The result could yield the most expansive equal rights policy in the country. Advocates say the change is critical in this political moment, while opponents say it’s a Trojan horse that could come with unintended consequences.
“Minnesotans value freedom. We value our reproductive freedom, and we value our rights. And that’s what this new language reflects,” said Betty Folliard, founder of ERA Minnesota.
Last year, state lawmakers approved a resolution directing Congress to ratify the Equal Rights Amendment to the U.S. Constitution. While supporters consider that a step forward, they’re pressing DFL leaders to bring a state version before voters as soon as this fall.

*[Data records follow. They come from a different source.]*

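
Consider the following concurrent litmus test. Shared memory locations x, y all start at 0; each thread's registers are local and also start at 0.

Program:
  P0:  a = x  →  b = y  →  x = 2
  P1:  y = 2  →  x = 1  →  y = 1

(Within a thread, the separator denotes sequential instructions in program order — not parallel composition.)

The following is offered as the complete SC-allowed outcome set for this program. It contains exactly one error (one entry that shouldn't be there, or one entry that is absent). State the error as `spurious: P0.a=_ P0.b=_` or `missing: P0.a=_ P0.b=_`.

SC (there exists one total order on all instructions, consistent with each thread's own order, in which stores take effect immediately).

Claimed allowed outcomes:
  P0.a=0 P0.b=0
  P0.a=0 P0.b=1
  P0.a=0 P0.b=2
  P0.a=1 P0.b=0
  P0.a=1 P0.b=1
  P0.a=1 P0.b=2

spurious: P0.a=1 P0.b=0

outcome vector order: (P0.a,P0.b)
under SC → <0 0>, <0 1>, <0 2>, <1 1>, <1 2>
claimed∖SC = {<1 0>}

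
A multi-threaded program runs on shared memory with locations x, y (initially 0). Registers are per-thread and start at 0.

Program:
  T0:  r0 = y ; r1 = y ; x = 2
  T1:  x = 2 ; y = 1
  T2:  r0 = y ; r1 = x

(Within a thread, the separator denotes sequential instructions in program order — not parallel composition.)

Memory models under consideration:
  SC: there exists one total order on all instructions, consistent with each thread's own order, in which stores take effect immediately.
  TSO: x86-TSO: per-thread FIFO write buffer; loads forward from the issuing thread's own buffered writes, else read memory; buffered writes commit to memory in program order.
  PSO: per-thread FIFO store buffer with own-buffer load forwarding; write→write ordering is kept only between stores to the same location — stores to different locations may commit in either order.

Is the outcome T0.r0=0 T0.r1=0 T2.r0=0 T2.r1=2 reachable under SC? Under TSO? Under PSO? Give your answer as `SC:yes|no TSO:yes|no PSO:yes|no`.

outcome vector order: (T0.r0,T0.r1,T2.r0,T2.r1)
under SC → 0/0/0/0; 0/0/0/2; 0/0/1/2; 0/1/0/0; 0/1/0/2; 0/1/1/2; 1/1/0/0; 1/1/0/2; 1/1/1/2
under TSO → 0/0/0/0; 0/0/0/2; 0/0/1/2; 0/1/0/0; 0/1/0/2; 0/1/1/2; 1/1/0/0; 1/1/0/2; 1/1/1/2
under PSO → 0/0/0/0; 0/0/0/2; 0/0/1/0; 0/0/1/2; 0/1/0/0; 0/1/0/2; 0/1/1/0; 0/1/1/2; 1/1/0/0; 1/1/0/2; 1/1/1/0; 1/1/1/2
target 0/0/0/2 ∈ {SC,TSO,PSO}

SC:yes TSO:yes PSO:yes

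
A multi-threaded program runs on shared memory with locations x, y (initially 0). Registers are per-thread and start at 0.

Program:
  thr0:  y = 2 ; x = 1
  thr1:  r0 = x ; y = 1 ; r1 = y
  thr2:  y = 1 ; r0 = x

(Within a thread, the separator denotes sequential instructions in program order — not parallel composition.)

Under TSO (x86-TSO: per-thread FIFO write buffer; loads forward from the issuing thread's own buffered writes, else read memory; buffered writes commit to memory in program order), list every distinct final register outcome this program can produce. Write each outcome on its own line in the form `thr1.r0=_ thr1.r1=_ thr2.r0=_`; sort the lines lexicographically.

outcome vector order: (thr1.r0,thr1.r1,thr2.r0)
|TSO outcomes| = 6

thr1.r0=0 thr1.r1=1 thr2.r0=0
thr1.r0=0 thr1.r1=1 thr2.r0=1
thr1.r0=0 thr1.r1=2 thr2.r0=0
thr1.r0=0 thr1.r1=2 thr2.r0=1
thr1.r0=1 thr1.r1=1 thr2.r0=0
thr1.r0=1 thr1.r1=1 thr2.r0=1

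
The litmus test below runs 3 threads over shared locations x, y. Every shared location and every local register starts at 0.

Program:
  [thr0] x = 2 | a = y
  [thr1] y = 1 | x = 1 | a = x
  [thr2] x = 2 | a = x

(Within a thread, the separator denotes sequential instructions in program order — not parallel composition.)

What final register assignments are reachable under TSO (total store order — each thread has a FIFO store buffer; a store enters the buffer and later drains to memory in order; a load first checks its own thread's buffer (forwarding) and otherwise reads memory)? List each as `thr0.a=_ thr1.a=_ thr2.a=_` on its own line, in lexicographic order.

outcome vector order: (thr0.a,thr1.a,thr2.a)
|TSO outcomes| = 8

thr0.a=0 thr1.a=1 thr2.a=1
thr0.a=0 thr1.a=1 thr2.a=2
thr0.a=0 thr1.a=2 thr2.a=1
thr0.a=0 thr1.a=2 thr2.a=2
thr0.a=1 thr1.a=1 thr2.a=1
thr0.a=1 thr1.a=1 thr2.a=2
thr0.a=1 thr1.a=2 thr2.a=1
thr0.a=1 thr1.a=2 thr2.a=2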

In 2023, the Minnesota Senate passed the bill that would let voters decide a constitutional amendment guaranteeing equal rights no matter someone’s race, color, creed, sex, sexual orientation, gender identity or expression, age, disability, ancestry or national origin. But the House didn’t take it up for a vote.
In the months since, ERA Minnesota, along with civil rights, reproductive health and other groups have been working on the amendment. They’ve added provisions to include protections for people seeking abortions and gender-affirming care in Minnesota.
While some Republicans backed the amendment in its original form, GOP leaders said that rolling in additional provisions would likely make the effort partisan.
“A statewide constitutional amendment should unite people, not divide them,” said Senate Minority Leader Mark Johnson, R-East Grand Forks. “Stitching every issue into one Frankenstein ballot question is divisive and political, and it will come back to haunt them. Minnesotans value consensus and it’s unfair and inappropriate to engage in such brazen political gamesmanship with the state constitution.”